Long story short I'm 24 met 33 yo online three months ago we were just casual dating, but he treated me w kindness respect, paid our dates, cooked me dinner, and very affectionate. I got scared and ran away since he needs sex in a relationship. I'm a virgin and want to be in love first. I liked him and was afraid he didn't feel the same. He didn't tell me if he liked me! But he didn't want me to leave him alone, so I suggested we be friends.
We still talked and tezted, but anytime he suggested we meet and I set a date he'd cancel that he's busy. I finally told him I wanted him back, but he had to "think about it" so I got upset and he said we should just be friends. I've now treTed him more as a friend and he's giving me more attemtion. He gave me a ride somewhere and we met for lunch this weekend. He hates the place we went to, but said he did it for me. We paid separate, but when we got dessert he told me hell get the check. I was so quiet and shy and he mentioned it and kept smilimg at me ,at the end, he gave me a long, tight hug goodbye w an intense stare. Why won't he tell me how he feels!?
Most Helpful Guy
Do you want to marry this guy?
You don't know?!
Fine - do you think he does?!
You are over complicating things - I don't believe many couples decide "to be in love". It happens. It sneaks up on you - it builds.
This guy appears to be interested, appears caring and appears patient.
Not everyone can share their feelings in words - some share them in actions. Have you ever met someone who was not what they said they were? I mean - think - have you ever met a fraud, be it at school or work, some prankster or idiot who pretends to be something he or she is not?

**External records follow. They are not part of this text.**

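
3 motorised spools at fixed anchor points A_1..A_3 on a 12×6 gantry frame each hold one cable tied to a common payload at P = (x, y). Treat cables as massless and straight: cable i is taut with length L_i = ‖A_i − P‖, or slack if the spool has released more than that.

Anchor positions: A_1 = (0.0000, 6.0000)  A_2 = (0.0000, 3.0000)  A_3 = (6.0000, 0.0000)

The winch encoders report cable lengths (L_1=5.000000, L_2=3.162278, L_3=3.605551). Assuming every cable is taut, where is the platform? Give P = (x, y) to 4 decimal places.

circle eqns → linear via eq_j − eq_1; set c_j = A_j·A_j − L_j²
c_1 = 0.0000+36.0000−25.0000 = 11.0000
0.0000·x + 6.0000·y = c_1−c_2 = 12.0000
-12.0000·x + 12.0000·y = c_1−c_3 = -12.0000
solve first two rows → x=3.0000, y=2.0000

(3.0000, 2.0000)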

Saying something you want to hear is important, but not near as important as the actions. Tell him you like him but you are in unchartered waters with him. Tell him its strange - not scary - just foreign to you. Tell him you'd like to see him more often and you wonder if he feels the same. Don't talk about love... marriage and stuff...
In many cases today, people meet, date and one day they decide that their relationship is exclusive. They rarely announce it to each other but take it for granted. You are likely at that stage, or at least were at that stage except you wanted him to announce it. Love, like life, does not have an instruction manual - its not something you get from Ikea that has a handful of steps, crudely drawn with the recommendation that two are required to assemble successfuly. Nope. You two got to write your own book.